Dwonna Johnson, the mother of one of the students, has noticed positive transformation in her son thanks to his participation in the supplies program. At home, the student offers to help without prompting. “He’ll ask if he can vacuum, clean up the living room or take the garbage out,” said Johnson. The student has also progressed in communication skills, “using his words more, communicating and asking questions about purchases when shopping for groceries or household items.”

“This opportunity is a blessing for the children to have,” said Johnson. “I feel positive and optimistic about his future.”
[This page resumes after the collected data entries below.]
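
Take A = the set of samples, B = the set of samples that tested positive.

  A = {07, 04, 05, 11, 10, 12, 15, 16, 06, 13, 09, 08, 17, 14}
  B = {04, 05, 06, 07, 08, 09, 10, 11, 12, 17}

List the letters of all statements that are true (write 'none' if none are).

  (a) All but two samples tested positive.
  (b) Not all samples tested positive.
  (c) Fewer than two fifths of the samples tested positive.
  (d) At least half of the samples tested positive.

|A| = 14, |A ∩ B| = 10, |A ∖ B| = 4.
(a) |A ∖ B| = 2: fails.
(b) A ⊄ B (|A ∖ B| ≥ 1): holds.
(c) |A ∩ B| / |A| < 2/5: fails.
(d) |A ∩ B| ≥ |A ∖ B|: holds.

(b), (d)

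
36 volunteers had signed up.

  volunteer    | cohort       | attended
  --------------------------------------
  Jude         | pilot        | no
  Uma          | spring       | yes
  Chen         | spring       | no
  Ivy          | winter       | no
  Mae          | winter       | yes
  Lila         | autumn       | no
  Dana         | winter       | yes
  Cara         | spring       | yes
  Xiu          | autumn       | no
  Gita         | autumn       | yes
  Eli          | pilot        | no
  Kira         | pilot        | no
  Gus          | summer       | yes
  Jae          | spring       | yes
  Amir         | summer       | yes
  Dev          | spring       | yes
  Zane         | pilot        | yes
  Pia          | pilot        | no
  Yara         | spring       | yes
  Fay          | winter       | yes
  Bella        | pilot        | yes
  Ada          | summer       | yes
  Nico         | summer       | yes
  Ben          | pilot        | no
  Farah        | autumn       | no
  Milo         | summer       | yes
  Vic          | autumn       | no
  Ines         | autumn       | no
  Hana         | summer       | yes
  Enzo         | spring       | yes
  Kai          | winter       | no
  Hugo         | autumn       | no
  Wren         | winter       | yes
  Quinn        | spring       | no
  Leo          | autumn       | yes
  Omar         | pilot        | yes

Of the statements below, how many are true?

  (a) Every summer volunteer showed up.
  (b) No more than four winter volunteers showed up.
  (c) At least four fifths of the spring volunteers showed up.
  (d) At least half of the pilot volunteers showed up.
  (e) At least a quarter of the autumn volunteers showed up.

3

(a) summer: |A| = 6, |A ∩ B| = 6; needs A ⊆ B, i.e. every element of A is in B (|A ∖ B| = 0) — true.
(b) winter: |A| = 6, |A ∩ B| = 4; needs |A ∩ B| ≤ 4 — true.
(c) spring: |A| = 8, |A ∩ B| = 6; needs |A ∩ B| / |A| ≥ 4/5 — false.
(d) pilot: |A| = 8, |A ∩ B| = 3; needs |A ∩ B| ≥ |A ∖ B| — false.
(e) autumn: |A| = 8, |A ∩ B| = 2; needs |A ∩ B| / |A| ≥ 1/4 — true.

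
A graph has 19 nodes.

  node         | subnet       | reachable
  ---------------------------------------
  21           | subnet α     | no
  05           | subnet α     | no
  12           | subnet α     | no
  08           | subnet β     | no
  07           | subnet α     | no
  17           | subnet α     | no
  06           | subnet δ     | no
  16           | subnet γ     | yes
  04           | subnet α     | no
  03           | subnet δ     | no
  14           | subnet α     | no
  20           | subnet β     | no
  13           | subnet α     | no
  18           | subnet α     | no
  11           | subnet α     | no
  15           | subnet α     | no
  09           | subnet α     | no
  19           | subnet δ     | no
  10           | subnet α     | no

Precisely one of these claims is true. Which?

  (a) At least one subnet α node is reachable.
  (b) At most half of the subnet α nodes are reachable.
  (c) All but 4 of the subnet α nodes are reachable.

(b)

|A| = 13, |A ∩ B| = 0, |A ∖ B| = 13.
(a) requires A ∩ B ≠ ∅ (|A ∩ B| ≥ 1): false.
(b) requires |A ∩ B| ≤ |A ∖ B|: true.
(c) requires |A ∖ B| = 4: false.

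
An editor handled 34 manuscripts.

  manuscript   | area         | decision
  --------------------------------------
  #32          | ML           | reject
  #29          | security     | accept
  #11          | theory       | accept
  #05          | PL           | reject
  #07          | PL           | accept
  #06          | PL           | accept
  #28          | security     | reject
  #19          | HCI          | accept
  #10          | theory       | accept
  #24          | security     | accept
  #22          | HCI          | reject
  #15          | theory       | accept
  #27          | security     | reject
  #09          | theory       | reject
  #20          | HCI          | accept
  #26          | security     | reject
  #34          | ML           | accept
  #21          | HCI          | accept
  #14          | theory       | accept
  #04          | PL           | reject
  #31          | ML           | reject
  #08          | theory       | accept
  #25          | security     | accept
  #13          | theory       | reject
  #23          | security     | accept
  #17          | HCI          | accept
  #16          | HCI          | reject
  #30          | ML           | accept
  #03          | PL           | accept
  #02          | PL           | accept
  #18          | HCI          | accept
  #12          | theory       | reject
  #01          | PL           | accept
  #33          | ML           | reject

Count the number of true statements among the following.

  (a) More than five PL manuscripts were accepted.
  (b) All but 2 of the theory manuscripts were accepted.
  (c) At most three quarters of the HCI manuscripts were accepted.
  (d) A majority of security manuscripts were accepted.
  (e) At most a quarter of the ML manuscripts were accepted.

(a) PL: |A| = 7, |A ∩ B| = 5; needs |A ∩ B| > 5 — false.
(b) theory: |A| = 8, |A ∩ B| = 5; needs |A ∖ B| = 2 — false.
(c) HCI: |A| = 7, |A ∩ B| = 5; needs |A ∩ B| / |A| ≤ 3/4 — true.
(d) security: |A| = 7, |A ∩ B| = 4; needs |A ∩ B| > |A ∖ B| — true.
(e) ML: |A| = 5, |A ∩ B| = 2; needs |A ∩ B| / |A| ≤ 1/4 — false.

2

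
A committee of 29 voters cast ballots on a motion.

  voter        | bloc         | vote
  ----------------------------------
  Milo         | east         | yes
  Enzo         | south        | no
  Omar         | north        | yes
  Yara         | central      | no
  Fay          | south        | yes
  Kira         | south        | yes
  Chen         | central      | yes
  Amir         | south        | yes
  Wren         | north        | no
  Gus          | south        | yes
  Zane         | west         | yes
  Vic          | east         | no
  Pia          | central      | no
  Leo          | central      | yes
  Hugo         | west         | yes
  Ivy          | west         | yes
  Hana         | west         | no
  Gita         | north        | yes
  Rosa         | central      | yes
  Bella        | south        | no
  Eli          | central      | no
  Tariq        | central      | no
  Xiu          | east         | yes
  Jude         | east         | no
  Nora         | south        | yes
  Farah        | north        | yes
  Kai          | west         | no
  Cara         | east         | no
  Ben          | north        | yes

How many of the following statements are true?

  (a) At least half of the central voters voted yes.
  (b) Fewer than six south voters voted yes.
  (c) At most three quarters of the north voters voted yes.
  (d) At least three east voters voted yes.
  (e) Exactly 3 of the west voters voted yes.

2

(a) central: |A| = 7, |A ∩ B| = 3; needs |A ∩ B| ≥ |A ∖ B| — false.
(b) south: |A| = 7, |A ∩ B| = 5; needs |A ∩ B| < 6 — true.
(c) north: |A| = 5, |A ∩ B| = 4; needs |A ∩ B| / |A| ≤ 3/4 — false.
(d) east: |A| = 5, |A ∩ B| = 2; needs |A ∩ B| ≥ 3 — false.
(e) west: |A| = 5, |A ∩ B| = 3; needs |A ∩ B| = 3 — true.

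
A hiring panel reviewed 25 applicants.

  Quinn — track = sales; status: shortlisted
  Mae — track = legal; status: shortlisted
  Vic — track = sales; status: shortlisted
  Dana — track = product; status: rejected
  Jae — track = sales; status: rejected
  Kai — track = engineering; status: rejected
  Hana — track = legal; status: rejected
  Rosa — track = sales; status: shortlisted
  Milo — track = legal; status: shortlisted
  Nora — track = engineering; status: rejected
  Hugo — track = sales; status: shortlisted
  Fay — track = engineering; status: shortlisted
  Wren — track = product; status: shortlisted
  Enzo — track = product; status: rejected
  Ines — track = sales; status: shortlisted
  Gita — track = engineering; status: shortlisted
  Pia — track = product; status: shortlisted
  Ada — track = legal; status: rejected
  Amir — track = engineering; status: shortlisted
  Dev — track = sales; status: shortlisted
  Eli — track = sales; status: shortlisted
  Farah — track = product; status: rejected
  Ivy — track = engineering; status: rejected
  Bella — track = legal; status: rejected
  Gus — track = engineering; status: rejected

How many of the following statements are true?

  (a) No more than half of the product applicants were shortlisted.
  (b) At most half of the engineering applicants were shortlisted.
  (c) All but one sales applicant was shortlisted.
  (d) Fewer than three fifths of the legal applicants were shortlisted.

4

(a) product: |A| = 5, |A ∩ B| = 2; needs |A ∩ B| ≤ |A ∖ B| — true.
(b) engineering: |A| = 7, |A ∩ B| = 3; needs |A ∩ B| ≤ |A ∖ B| — true.
(c) sales: |A| = 8, |A ∩ B| = 7; needs |A ∖ B| = 1 — true.
(d) legal: |A| = 5, |A ∩ B| = 2; needs |A ∩ B| / |A| < 3/5 — true.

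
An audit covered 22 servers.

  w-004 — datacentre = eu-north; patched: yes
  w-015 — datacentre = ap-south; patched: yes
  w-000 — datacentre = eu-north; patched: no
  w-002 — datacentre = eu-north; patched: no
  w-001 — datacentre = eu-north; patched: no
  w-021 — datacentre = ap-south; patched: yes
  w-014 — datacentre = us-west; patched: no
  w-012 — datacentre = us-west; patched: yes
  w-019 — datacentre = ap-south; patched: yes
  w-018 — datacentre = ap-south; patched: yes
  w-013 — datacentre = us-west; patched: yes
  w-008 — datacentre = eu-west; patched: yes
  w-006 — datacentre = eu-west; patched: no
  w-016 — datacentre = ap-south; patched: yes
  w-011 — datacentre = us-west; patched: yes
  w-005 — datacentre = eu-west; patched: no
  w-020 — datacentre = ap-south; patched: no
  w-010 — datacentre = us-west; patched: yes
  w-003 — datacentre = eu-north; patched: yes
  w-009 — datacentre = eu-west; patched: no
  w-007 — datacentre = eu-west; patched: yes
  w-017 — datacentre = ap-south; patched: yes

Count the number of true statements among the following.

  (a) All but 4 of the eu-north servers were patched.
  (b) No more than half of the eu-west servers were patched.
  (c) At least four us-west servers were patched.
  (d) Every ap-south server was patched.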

Maguire hopes that parents like Johnson and other educators of students with disabilities can learn from her work that “no matter what you’re doing, there are always opportunities to target goals.” While sorting and storing school supplies may seem like it’s “not a structured lesson,” it can become an opportunity for growth, and so can other tasks, like setting up a meal or shopping. “You can have the child interact, you can have them plan tasks,” she said. “Take those opportunities, and you’ll see progress.”

Thanks to his students’ hard work and his effective collaboration with the speech team, Leaderman sees growth and possibility in his District 75 classroom.

“Our kids can learn. They can do anything,” he said. “That’s the ultimate thing I want everyone to know. If you’re willing to put the work in and think outside the box, the sky’s the limit.”